Ni lobos ni palomas

Ambas partes han hecho aportes significativos y los seguirán haciendo en Oslo y La Habana. Prueba de que el proceso camina es la creciente movilización social y política que vive el país. Con buen criterio el presidente Santos ha puesto como condición que el proceso tenga resultados concretos en meses. Sabe que la paciencia de la opinión pública es poca luego de la larga y tortuosa experiencia del Caguán. Afuera acechan los amigos de la “solución total” que apuestan sus reales al fracaso de los diálogos para resurgir políticamente y asegurar tierras, armas y negocios lícitos e ilícitos. En un año el panorama será otro con la carrera por la reelección presidencial. ¿Estarán los negociadores de la guerrilla conscientes de la escasez de tiempo?

La inquietud surge al escuchar las declaraciones de Andrés París cuando acusa al presidente Santos de incumplir los preacuerdos al fijar plazos perentorios para firmar la paz, así como al leer que algunos quieren discutir el modelo económico en la mesa de negociaciones. Si los representantes de la guerrilla se engolosinan con el protagonismo político, dilapidarán el apoyo popular al proceso y harán subir el uribismo como espuma. Lo anterior no significa que las partes negociadoras deban convertirse de la noche a la mañana de lobos en palomas. Basta que adopten la posición de seres interesados en maximizar sus utilidades mediante la renuncia a las armas y el compromiso de vivir bajo el marco constitucional.

Lo anterior suena lógico, pero es muy difícil de lograr. Muchos teóricos desde el siglo XVII se han deshilvanado los sesos preguntándose por los factores que llevan a las personas a obedecer el derecho y a abandonar la violencia como medio para alcanzar fines políticos. Una cultura altamente emotiva, dogmática y autoritaria no ayuda mucho a incentivar comportamientos racionales con arreglo a fines, más propios de temperamentos acostumbrados al cálculo de utilidades. Sería un error, no obstante, pensar que para arribar al pacto de paz sea indispensable un cambio de mentalidad o una revolución cultural. No es necesario exigir a todos ser moralmente buenos para acordar un pacto de paz; basta exigirnos estar dispuestos a ser buenos ciudadanos, esto es, a aceptar zanjar por vía del derecho las diferencias producto de orientaciones valorativas irreconciliables.
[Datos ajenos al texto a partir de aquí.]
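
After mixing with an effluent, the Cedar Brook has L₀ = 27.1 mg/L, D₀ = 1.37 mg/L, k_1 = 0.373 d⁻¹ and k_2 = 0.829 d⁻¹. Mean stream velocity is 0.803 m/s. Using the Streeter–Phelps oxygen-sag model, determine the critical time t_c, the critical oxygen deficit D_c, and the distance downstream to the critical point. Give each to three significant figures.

With k_2/k_1 = 2.223 and 1 − D₀(k_2−k_1)/(k_1 L₀) = 0.9382,
t_c = ln(2.223 × 0.9382) / (0.829 − 0.373) = ln(2.085) / 0.4560 = 0.7348/0.4560 = 1.612 d.
D_c = (k_1/k_2) L₀ e^(−k_1 t_c) = (0.373/0.829) × 27.1 × e^(−0.373×1.612) = 0.4499 × 27.1 × 0.5482 = 6.685 mg/L.
x_c = v t_c = 0.803 m/s × 1.612 d × 86400 s/d = 111800 m ≈ 112 km.

t_c ≈ 1.61 d; D_c ≈ 6.68 mg/L; x_c ≈ 112 km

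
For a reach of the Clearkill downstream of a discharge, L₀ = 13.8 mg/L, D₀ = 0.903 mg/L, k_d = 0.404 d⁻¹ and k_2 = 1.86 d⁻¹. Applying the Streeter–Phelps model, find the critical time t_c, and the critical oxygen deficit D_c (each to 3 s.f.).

t_c ≈ 0.864 d; D_c ≈ 2.11 mg/L

t_c = [1/(k_2−k_d)] ln[(k_2/k_d)(1 − D₀(k_2−k_d)/(k_d L₀))]
= [1/(1.86−0.404)] ln[(1.86/0.404)(1 − 0.903×1.456/(0.404×13.8))]
= (1/1.456) ln[4.604 × 0.7642] = 0.6868 × ln(3.518) = 0.6868 × 1.258 = 0.8640 d.
L(t_c) = L₀ e^(−k_d t_c) = 13.8 × 0.7054 = 9.734 mg/L, and at the critical point k_2 D_c = k_d L, so D_c = (0.404/1.86) × 9.734 = 2.114 mg/L.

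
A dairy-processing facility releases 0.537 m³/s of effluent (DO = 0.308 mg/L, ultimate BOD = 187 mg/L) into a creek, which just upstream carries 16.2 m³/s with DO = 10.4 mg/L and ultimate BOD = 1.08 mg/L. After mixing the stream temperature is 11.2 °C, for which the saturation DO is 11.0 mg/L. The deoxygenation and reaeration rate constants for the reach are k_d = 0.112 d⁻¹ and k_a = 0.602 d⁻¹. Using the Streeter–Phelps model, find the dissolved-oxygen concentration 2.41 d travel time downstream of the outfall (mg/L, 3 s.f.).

DO ≈ 9.93 mg/L

Mixed DO = (16.2×10.4 + 0.537×0.308)/(16.2+0.537) = 168.6/16.74 = 10.08 mg/L.
Mixed L₀ = (16.2×1.08 + 0.537×187)/(16.74) = 117.9/16.74 = 7.045 mg/L.
Initial deficit D₀ = C_s − DO₀ = 11.0 − 10.08 = 0.9238 mg/L.
D(2.41) = [0.112×7.045/(0.602−0.112)](e^(−0.112×2.41) − e^(−0.602×2.41)) + 0.9238 e^(−0.602×2.41)
= 1.610 × (0.7634 − 0.2344) + 0.9238 × 0.2344 = 1.068 mg/L.
DO = 11.0 − 1.068 = 9.932 mg/L.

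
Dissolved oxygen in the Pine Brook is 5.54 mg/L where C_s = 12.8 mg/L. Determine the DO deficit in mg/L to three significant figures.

D ≈ 7.26 mg/L

D = C_s − C = 12.8 − 5.54 = 7.26 mg/L.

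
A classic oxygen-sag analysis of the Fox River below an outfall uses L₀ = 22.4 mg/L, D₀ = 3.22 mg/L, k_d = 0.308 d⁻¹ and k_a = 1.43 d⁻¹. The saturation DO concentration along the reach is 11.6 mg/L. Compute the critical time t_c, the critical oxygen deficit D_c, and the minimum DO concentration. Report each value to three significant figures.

With k_a/k_d = 4.643 and 1 − D₀(k_a−k_d)/(k_d L₀) = 0.4763,
t_c = ln(4.643 × 0.4763) / (1.43 − 0.308) = ln(2.212) / 1.122 = 0.7937/1.122 = 0.7074 d.
L(t_c) = L₀ e^(−k_d t_c) = 22.4 × 0.8042 = 18.01 mg/L, and at the critical point k_a D_c = k_d L, so D_c = (0.308/1.43) × 18.01 = 3.880 mg/L.
Minimum DO = C_s − D_c = 11.6 − 3.880 = 7.720 mg/L.

t_c ≈ 0.707 d; D_c ≈ 3.88 mg/L; min DO ≈ 7.72 mg/L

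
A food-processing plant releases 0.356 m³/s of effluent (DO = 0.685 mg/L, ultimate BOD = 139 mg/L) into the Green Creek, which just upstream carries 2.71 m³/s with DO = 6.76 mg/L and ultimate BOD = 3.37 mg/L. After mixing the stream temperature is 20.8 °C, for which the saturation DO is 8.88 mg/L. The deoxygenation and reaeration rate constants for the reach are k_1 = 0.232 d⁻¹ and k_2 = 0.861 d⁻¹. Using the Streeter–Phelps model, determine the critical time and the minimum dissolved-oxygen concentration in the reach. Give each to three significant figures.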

Por lo anterior es un gran error perseguir una política de la identidad como prerrequisito de paz. Acuerdos valorativos sustantivos colocan la virtud y no el interés en la base del acuerdo. Tal exigencia es irrealizable en sociedades pluralistas y contraproducente a la hora de darle una salida pragmática al antagonismo político. Paso central para lograr un pacto duradero de paz es la institucionalización de reglas y procedimientos democráticos que incluyen la renuncia a las formas violentas de confrontación. Para arribar a un pacto duradero de paz es entonces necesario haber aprendido suficientemente de la traumática experiencia histórica común, hasta el grado de aceptar reglas del juego mínimas, respetadas por todos, que permitan racionalizar el antagonismo político renunciando al costoso recurso de la violencia.